Some useful accessories are included beyond the hanging wire rack. It features a built-in bottle opener and comes with a cup holder you can hang off the cooler. For easier pulling, it has removable, nylon rope handles. This is also another cooler available in different colors.
The Pelican Products ProGear Elite Wheeled Cooler is available in either a 45-quart or an 80-quart design, so you can choose what better suits your purposes. Either is well-built and an excellent option.
One thing to consider when filling them up, though, is that they can get heavy. The Pelican coolers are already bulky while empty, so you might have some difficulty loading and unloading the cooler – especially so with the 80-quart option. Even so, they are both very sturdy once on the ground. The designs tuck the wheels up and away when it is on the ground. The wheels only make ground contact when you are dragging the coolers.

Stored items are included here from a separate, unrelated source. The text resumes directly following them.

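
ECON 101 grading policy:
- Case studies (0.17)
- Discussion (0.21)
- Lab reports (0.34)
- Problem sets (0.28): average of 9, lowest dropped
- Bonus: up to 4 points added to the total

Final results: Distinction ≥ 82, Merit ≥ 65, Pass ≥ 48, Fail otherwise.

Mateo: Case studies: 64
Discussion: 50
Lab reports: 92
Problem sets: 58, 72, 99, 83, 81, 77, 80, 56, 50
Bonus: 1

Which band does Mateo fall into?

Merit

Problem sets: drop 50 → average of remaining 8 = 606/8 = 75.75
Weighted total:
  Case studies 64 × 0.17 = 10.88
  Discussion 50 × 0.21 = 10.5
  Lab reports 92 × 0.34 = 31.28
  Problem sets 75.75 × 0.28 = 21.21
Sum = 73.87
Bonus: 73.87 + 1 = 74.87
74.87 is ≥ 65 and < 82 → Merit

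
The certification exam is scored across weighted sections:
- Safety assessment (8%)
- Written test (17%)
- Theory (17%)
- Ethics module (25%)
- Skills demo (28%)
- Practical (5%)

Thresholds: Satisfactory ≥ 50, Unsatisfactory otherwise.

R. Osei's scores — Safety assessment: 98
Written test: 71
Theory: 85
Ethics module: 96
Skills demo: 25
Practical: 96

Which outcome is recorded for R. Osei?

Satisfactory

Weighted total:
  Safety assessment 98 × 0.08 = 7.84
  Written test 71 × 0.17 = 12.07
  Theory 85 × 0.17 = 14.45
  Ethics module 96 × 0.25 = 24
  Skills demo 25 × 0.28 = 7
  Practical 96 × 0.05 = 4.8
Sum = 70.16
70.16 ≥ 50 → Satisfactory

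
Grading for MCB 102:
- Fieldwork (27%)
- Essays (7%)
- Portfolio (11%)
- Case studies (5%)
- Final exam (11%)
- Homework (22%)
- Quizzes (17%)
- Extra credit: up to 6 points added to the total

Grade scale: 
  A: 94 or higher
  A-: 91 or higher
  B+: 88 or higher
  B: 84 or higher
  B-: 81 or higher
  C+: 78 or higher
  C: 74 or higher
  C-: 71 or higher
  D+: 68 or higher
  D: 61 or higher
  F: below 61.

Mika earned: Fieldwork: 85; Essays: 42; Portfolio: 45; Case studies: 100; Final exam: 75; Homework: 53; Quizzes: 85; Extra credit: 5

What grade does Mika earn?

Weighted total:
  Fieldwork 85 × 0.27 = 22.95
  Essays 42 × 0.07 = 2.94
  Portfolio 45 × 0.11 = 4.95
  Case studies 100 × 0.05 = 5
  Final exam 75 × 0.11 = 8.25
  Homework 53 × 0.22 = 11.66
  Quizzes 85 × 0.17 = 14.45
Sum = 70.2
Extra credit: 70.2 + 5 = 75.2
75.2 is ≥ 74 and < 78 → C

C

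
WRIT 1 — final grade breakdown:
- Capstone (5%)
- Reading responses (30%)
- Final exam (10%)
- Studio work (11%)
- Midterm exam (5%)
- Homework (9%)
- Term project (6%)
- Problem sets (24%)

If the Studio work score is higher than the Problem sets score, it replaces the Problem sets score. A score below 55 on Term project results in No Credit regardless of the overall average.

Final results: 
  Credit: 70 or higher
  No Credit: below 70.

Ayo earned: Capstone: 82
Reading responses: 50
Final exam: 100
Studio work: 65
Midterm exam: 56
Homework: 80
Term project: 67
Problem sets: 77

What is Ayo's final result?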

Pulling the Pelican along might be tough, considering some users feel the handle is awkwardly designed. Although the lower, straight styled handle can keep a cooler from bumping your heels, it might force you to roll at an uncomfortable angle. This is since it may not come up to the angle best suited to your build.
Both coolers perform exceptionally well and live up to Pelican's excellent reputation. They have thick insulation for ice retention that can last days before you have to change out your ice or ice packs.
There are reliable gasket seals as well to help keep the coldness inside the cooler. For easy opening and closing, this cooler also has a quality latch system on the lid.
The Igloo MaxCold Roller Cooler is a value-priced wheeled cooler that offers high-quality insulation. It uses ultratherm insulation in both the lid and the body, and it seems to hold ice well for several days.
When everything melts, however, is when users run into problems – the cooler doesn't offer a drain plug. So, you'll have to unload everything inside to get rid of the water before adding in more ice. This can be a hassle, but the cooler is lightweight, which makes it easier to lift.
Rolling it around is simple too. The wheels are robust and reliable, and the reinforced swing-up handles make it painless to pull along.
The Igloo has a 40-quart capacity, which is a bit on the smaller side in this roundup. It may be better suited for short outdoor trips, or when used by one or two people. On the outside, the cooler seems to have a durable shell so that it can survive various outdoor activities.
Something you may want to watch out for is the hinges on the lid. Even though it seems easy to open and close, users find the hinge design seems a bit flimsy and low in quality. This might cause the top to come off – entirely by accident.
Rolling coolers can offer you some much-needed convenience for outdoor adventures. From dragging onto the boat for some fishing to just hanging out at the park, rolling coolers allow you to tug your drinks and food along without problems. For me, the best wheeled cooler from the ones I've found is the YETI Tundra Haul Portable Wheeled Cooler.
The YETI comes in several colors so you can customize it to your liking. It features pressure-injected insulation that can help the cold inside last for days. The rotomolded construction provides it with excellent durability, and the wheels aren't at risk of puncturing.
There's even durability in the aluminum handle arm, and the curved design can help you pull it with ease. All in all, it's an excellent choice for a cooler, which will serve you well.